We'll take our next question from Tiago Fauth of Credit Suisse.

Hi guys, it's John on for Tiago. On VTX002, can you just talk about the significance of its selectivity for S1P receptor 1 specifically and the implications of avoiding receptors 2 through 5. What are the potential trade-offs, if any, in terms of efficacy or safety for having a more selective approach, thanks.
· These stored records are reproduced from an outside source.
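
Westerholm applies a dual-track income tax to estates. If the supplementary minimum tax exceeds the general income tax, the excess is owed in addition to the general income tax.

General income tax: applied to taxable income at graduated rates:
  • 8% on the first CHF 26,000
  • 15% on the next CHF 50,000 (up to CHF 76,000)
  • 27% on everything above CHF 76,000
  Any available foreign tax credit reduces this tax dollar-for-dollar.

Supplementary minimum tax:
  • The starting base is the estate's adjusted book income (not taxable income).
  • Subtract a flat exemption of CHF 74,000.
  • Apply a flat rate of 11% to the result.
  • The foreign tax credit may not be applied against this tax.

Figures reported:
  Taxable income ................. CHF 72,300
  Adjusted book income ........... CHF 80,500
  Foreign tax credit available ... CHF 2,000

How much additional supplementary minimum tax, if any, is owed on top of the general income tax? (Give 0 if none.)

CHF 0

General income tax:
  CHF 26,000 × 8% = CHF 2,080
  CHF 46,300 × 15% = CHF 6,945
  → CHF 9,025
  Less foreign tax credit CHF 2,000 → CHF 7,025

Supplementary minimum tax:
  Base (adjusted book income): CHF 80,500
  Less exemption CHF 74,000 → base CHF 6,500
  CHF 6,500 × 11% = CHF 715

CHF 715 ≤ CHF 7,025, so no add-on is due.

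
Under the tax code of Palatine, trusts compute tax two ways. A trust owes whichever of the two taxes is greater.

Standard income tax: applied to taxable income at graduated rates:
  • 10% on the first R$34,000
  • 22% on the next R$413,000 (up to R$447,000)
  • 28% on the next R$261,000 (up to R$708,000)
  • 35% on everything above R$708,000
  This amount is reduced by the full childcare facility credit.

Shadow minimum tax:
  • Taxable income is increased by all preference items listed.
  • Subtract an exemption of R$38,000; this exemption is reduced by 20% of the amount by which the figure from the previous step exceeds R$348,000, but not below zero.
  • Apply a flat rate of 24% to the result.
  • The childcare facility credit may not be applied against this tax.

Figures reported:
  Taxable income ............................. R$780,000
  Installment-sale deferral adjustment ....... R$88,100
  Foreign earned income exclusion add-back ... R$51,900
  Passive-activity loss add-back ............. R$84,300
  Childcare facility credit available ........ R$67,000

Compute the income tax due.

Shadow minimum tax:
  Adjusted income: R$780,000 + R$88,100 + R$51,900 + R$84,300 = R$1,004,300
  Exemption: 20% × (R$1,004,300 − R$348,000) = R$131,260 ≥ R$38,000, so the exemption is fully phased out
  Base: R$1,004,300 − R$0 = R$1,004,300
  R$1,004,300 × 24% = R$241,032

Standard income tax:
  R$34,000 × 10% = R$3,400
  R$413,000 × 22% = R$90,860
  R$261,000 × 28% = R$73,080
  R$72,000 × 35% = R$25,200
  → R$192,540
  Less childcare facility credit R$67,000 → R$125,540

R$241,032 > R$125,540, so the shadow minimum tax is the binding amount.

R$241,032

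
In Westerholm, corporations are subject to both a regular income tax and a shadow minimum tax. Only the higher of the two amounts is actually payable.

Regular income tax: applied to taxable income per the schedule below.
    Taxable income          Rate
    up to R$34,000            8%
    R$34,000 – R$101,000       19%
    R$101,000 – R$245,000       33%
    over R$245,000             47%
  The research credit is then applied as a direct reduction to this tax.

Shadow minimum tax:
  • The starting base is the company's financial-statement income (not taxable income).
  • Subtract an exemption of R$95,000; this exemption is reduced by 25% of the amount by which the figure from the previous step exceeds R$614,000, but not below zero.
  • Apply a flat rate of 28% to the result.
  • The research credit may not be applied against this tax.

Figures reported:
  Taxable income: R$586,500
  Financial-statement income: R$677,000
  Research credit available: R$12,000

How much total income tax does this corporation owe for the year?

Regular income tax:
  R$34,000 × 8% = R$2,720
  R$67,000 × 19% = R$12,730
  R$144,000 × 33% = R$47,520
  R$341,500 × 47% = R$160,505
  → R$223,475
  Less research credit R$12,000 → R$211,475

Shadow minimum tax:
  Base (financial-statement income): R$677,000
  Exemption: R$95,000 − 25% × (R$677,000 − R$614,000) = R$95,000 − R$15,750 = R$79,250
  Base: R$677,000 − R$79,250 = R$597,750
  R$597,750 × 28% = R$167,370

R$211,475 > R$167,370, so the regular income tax governs.

R$211,475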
Yes, great question. So there's a plethora of data for effectively for S1P1 and let's not just limit ourselves to (inaudible) data across multiple MS trials and the biology of S1P1 class, the biology of how S1P1 class of drugs mediates its efficacy primarily through lymphocyte equestration. It's really S1P1 receptor or S1P1 modulation that drives that efficacy. So as a class, you see compounds that are selective for S1P1, most of these drugs crossed over to some extent, into S1P5, even though they're highly selective SMP1. Really not a consequence to us. P5 is primarily expressed in the CNS and was eventually a thought to be a consequence for MS. Our drug, let me remind you, is a non CNS-penetrant compound, so that P5 activity is really inconsequential in driving efficacy driven through S1P1. Now we've seen reference to S1P4 with one particular compound I think was sorry with etrasimod in particular. And from our point of view, first of all, there's not an update on S1P4 class of drugs. But just as a biology, S1P4 is primarily involved in denditric cell trafficking. So again, no real relevance to S1P1 and its role in IBD or UC or the mechanism. So not having S1P4 is, again, a highly selective drug no nonselective nonrelevant crossover. So again, a highly selective compound and unlike (inaudible) it doesn't even hit S1P4. And there's only positive consequences to being selective for a drug.
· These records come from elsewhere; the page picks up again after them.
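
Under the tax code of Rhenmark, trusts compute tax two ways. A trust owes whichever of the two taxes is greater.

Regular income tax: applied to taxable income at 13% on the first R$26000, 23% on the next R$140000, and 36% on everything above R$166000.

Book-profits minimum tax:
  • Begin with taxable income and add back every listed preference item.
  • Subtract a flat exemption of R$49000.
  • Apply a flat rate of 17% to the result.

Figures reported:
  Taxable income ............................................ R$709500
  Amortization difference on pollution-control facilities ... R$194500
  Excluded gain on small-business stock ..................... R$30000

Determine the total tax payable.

R$231240

Book-profits minimum tax:
  Adjusted income: R$709500 + R$194500 + R$30000 = R$934000
  Less exemption R$49000 → base R$885000
  R$885000 × 17% = R$150450

Regular income tax:
  R$26000 × 13% = R$3380
  R$140000 × 23% = R$32200
  R$543500 × 36% = R$195660
  → R$231240

R$231240 > R$150450, so the regular income tax governs.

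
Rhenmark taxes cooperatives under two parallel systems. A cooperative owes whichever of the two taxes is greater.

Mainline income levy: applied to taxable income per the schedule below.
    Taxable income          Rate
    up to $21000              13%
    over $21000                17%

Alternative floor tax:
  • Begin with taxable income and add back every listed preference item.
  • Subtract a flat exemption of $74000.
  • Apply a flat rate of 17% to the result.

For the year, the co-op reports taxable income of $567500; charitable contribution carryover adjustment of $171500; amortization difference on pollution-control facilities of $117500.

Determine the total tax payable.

Alternative floor tax:
  Adjusted income: $567500 + $171500 + $117500 = $856500
  Less exemption $74000 → base $782500
  $782500 × 17% = $133025

Mainline income levy:
  $21000 × 13% = $2730
  $546500 × 17% = $92905
  → $95635

$133025 > $95635, so the alternative floor tax is the binding amount.

$133025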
Got it, thank you so much.

You're welcome.

Thank you. I would now like to turn the call back to Dr. Raju Mohan for some closing remarks.
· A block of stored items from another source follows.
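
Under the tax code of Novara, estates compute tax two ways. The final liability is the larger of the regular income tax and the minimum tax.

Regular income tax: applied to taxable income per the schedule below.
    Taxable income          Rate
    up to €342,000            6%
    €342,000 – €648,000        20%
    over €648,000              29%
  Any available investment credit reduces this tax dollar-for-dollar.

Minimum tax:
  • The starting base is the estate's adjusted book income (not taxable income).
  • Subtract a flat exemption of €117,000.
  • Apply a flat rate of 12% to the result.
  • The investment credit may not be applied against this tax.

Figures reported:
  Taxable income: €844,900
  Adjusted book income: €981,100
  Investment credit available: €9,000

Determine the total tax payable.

Minimum tax:
  Base (adjusted book income): €981,100
  Less exemption €117,000 → base €864,100
  €864,100 × 12% = €103,692

Regular income tax:
  €342,000 × 6% = €20,520
  €306,000 × 20% = €61,200
  €196,900 × 29% = €57,101
  → €138,821
  Less investment credit €9,000 → €129,821

€129,821 > €103,692, so the regular income tax governs.

€129,821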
Yes. Well, thank you all. Thanks to the team here. We're really pleased to present our accomplishments for this quarter to highlight attributes of 958 or 2 in our LRP portfolio. And so really, I'd like to welcome you all to our R&D Day in New York, January 26 marked the date and we'll be sending out more details on that event in the near term. So I'll look forward to seeing you all there and answering questions in person. So thank you all again.

This concludes today's Fintech Biosciences Third Quarter 2022 Earnings Conference Call. Please disconnect your line at this time, and have a wonderful day.